Okay, so, you say, the camera and the inane comments and the disjointed, and often jarring, niggly details are annoying but there's is still much to love about the game.

And then I say that there is not much left to like, when you consider that most of the quest are utterly repetitive and banal (a word the NPCs clearly can't pronounce) and offer very little incentive to take them on, forcing the player to find something more interesting like the Main Quest for instance.

Another aspect of Sacred 2 that could have held so much promise, the Main Quest benefits from the scale of the story and the various different back stories of the various classes, if they can be called back stories when they mainly consist of a 2-minute cut-scene where a dying tart (dying badly by the way) drones on melodramatically about some vague menace that needs to be neutralised, or some random unearthing of the player in an excavation site.

However, because these 'back stories' are so thin that they are very nearly transparent, and there is no real explanation given for anything in the game I really felt absolutely no motivation to play this game. There was no reason given as to why a camp of brigands had no problem with me, yet the second I stepped outside it and walked 5 feet I was suddenly beset by brigands. Likewise no reason is given as to why everything, and I mean everything, outside of a city or village that didn't have a quest for me, just randomly attacked me.

Also, as soon as you find a quest and talk to the relevant person, you are hit with a wall of text.

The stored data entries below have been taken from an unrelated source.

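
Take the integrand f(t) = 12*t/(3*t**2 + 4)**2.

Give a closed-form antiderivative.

f matches the chain-rule pattern g'(h)*h' with inner function h(t) = 3*t**2/2 + 2; substituting u = h(t) collapses the integral.
Check: d/dt[-2/(3*t**2 + 4)] = 12*t/(9*t**4 + 24*t**2 + 16), which equals f(t).

An antiderivative is F(t) = -2/(3*t**2 + 4).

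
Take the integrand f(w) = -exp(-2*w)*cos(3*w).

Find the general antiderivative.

F(w) = -3*exp(-2*w)*sin(3*w)/13 + 2*exp(-2*w)*cos(3*w)/13 + C

Differentiate the proposed F(w) back; it has to land on f(w) exactly.
Check: d/dw[-3*exp(-2*w)*sin(3*w)/13 + 2*exp(-2*w)*cos(3*w)/13] = -exp(-2*w)*cos(3*w) = f(w).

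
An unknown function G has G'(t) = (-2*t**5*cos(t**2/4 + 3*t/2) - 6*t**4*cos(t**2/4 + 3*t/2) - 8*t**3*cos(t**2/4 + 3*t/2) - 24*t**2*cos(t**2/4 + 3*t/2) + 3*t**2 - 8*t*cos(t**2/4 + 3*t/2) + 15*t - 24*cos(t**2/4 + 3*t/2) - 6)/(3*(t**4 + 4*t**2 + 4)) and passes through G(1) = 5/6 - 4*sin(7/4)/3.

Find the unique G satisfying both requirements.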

Now, I know banal details help to fill out quests and diminish the appearance of repetition, but having to read a piece of text like it was written for a play with stage directions telling you that the speaker is in fact talking to you right now, and in a few lines he's actually talking to someone else, really ruins the charm that these banal details could potentially put on these quests.

So, as a final nail in the coffin, add to all of these issues, an interface which I frankly found confusing and lacking in real detail, and you have a recipe for one bad game that could have been oh-so good.

As an afterthought, however, two specific things that I did like were the quite interesting Temple Guardian class and the item pickup system.